How to correct p-value in statistical analysis?
30 views (last 30 days)
Assume that I want to compare brain states A (e.g., wake) and B (e.g. sleep). To do that, I first allocated 10,000 brain sites (locations on the scalp) of my interest. Then at each state, at each brain site, I measured 5 data. The 10,000 brain sites are the same locations for both experiments A and B. So in a summary:
A1 = [a1_1 a1_2 a1_3 a1_4 a1_5]; % 5 data recorded at brain site #1
A2 = [a2_1 a2_2 a2_3 a2_4 a2_5]; % 5 data recorded at brain site #2
A3 = [a3_1 a3_2 a3_3 a3_4 a3_5];
A10000 = [a10000_1 a10000_2 a10000_3 a10000_4 a10000_5];
B1 = [b1_1 b1_2 b1_3 b1_4 b1_5]; % 5 data recorded at brain site #1
B2 = [b2_1 b2_2 b2_3 b2_4 b2_5]; % 5 data recorded at brain site #2
B3 = [b3_1 b3_2 b3_3 b3_4 b3_5];
B10000 = [b10000_1 b10000_2 b10000_3 b10000_4 b10000_5];
in which ai_j and bi_j are numbers ranging from 0 to 1.

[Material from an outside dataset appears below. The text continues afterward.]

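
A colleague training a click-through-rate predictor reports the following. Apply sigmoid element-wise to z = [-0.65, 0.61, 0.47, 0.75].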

Then I compared statistical difference (p-value) between A and B over all brain sites:
p1 = A1 vs B1;
p2 = A2 vs B2;
p3 = A3 vs B3;
p1000 = A10000 vs B10000;
- if I should correct these p values via multiple comparison test? If so, how should I do it in Matlab? Any method better than bonferroni correction? because bonferroni correction is too conservative.
- how I can tell if brain state A is significantly different with B?
Ben11 on 14 Aug 2014
With the Statistics Toolbox you want to use mutcompare for your statistical tests. There are quite a few options for corrections. Other than Bonferroni, you might want to use the "dunn-sidak" test, which is less conservative than Bonferroni.
Are you comparing an experimental group with a control group for example or 2 experimental groups?